Ainsi, une promotion plus active de VIHTest, à un plus large public, par les laboratoires pourrait expliquer pourquoi les usagers de VIHTest sont plus âgés et moins exposés au risque d’infection. De même, la proportion de participants ayant découvert le dispositif VIHTest grâce aux laboratoires était plus importante dans les régions de l’enquête où les participants dépistés par VIHTest étaient plus nombreux. Elle était nettement moins fréquente parmi les dépistages sur ordonnance. Dans ces régions, on observait également parmi les VIHTest une part plus importante de tests d’opportunité. À l’inverse, en Grand Est, où les dépistages par VIHTest étaient minoritaires, des parts plus basses de participants ayant découvert le dispositif grâce au laboratoire et de tests d’opportunités étaient observées. Cela reflète une moindre promotion par les laboratoires de VIHTest et illustre l’importance du rôle joué par les laboratoires dans le déploiement de l’offre.
Dans les régions où la promotion du dispositif par les laboratoires semblait la plus active, l’offre VIHTest a d’avantage permis de recruter une population nouvelle qui échappait habituellement au dépistage. À l’inverse, dans les régions où la promotion du dispositif semblait moindre, la majorité des usagers de l’offre VIHTest aurait réalisé leur dépistage même en l’absence du dispositif, via d’autres offres déjà existantes. Ces usagers sont issus du transfert depuis les autres offres de dépistages vers VIHTest. Ainsi, les laboratoires semblent également avoir favorisé un meilleur recrutement des personnes cibles du dispositif VIHTest.
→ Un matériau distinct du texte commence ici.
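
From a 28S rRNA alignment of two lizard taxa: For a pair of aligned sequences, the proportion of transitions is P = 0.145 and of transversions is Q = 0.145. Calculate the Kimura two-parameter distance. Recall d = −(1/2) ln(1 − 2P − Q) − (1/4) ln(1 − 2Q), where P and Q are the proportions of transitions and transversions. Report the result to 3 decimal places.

Under the Kimura two-parameter model, d = −½ ln(1 − 2P − Q) − ¼ ln(1 − 2Q).
1 − 2P − Q = 0.565, giving −½ ln(0.565) = 0.285465.
1 − 2Q = 0.71, giving −¼ ln(0.71) = 0.085623.
d = 0.285465 + 0.085623 = 0.371088.

0.371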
Les différences régionales observées dans l’enquête semblent être une piste intéressante pour discuter de l’impact des différentes mesures de promotion prises localement. Elles soulignent le rôle prépondérant des laboratoires dans le recrutement des usagers et dans la possibilité pour le dispositif VIHTest d’atteindre ses objectifs initiaux.
Conclusion
Cette enquête a permis de décrire les caractéristiques démographiques, sociales et comportementales de personnes dépistées pour le VIH, via le dispositif VIHTest ou via un test prescrit, dans plusieurs régions avec un protocole unique, dans le cadre d’un monitoring. Elle a confirmé que le dispositif peut recruter des personnes non habituellement dépistées par ordonnance (personnes de 50 ans ou plus et personnes ayant moins d’antécédent de dépistage du VIH).
Les caractéristiques associées à l’utilisation du dispositif VIHTest varient également selon les régions. Cela témoigne de l’influence du rôle joué par les laboratoires dans le déploiement du dispositif et de l’impact des différentes mesures de promotion prises localement.
Ces résultats pourront contribuer au pilotage de la politique de santé déployée localement sur la thématique, en particulier dans le cadre de l’élargissement du dispositif aux autres IST pour les moins de 26 ans, prévu par la loi du 23 décembre 2022 de financement de la sécurité sociale pour 2023 12.
Remerciements
Les auteurs remercient les laboratoires d’analyses médicales participants et les URPS biologistes pour leur mobilisation sur l’enquête.
Liens d’intérêt
Les auteurs déclarent ne pas avoir de liens d’intérêt au regard du contenu de l’article.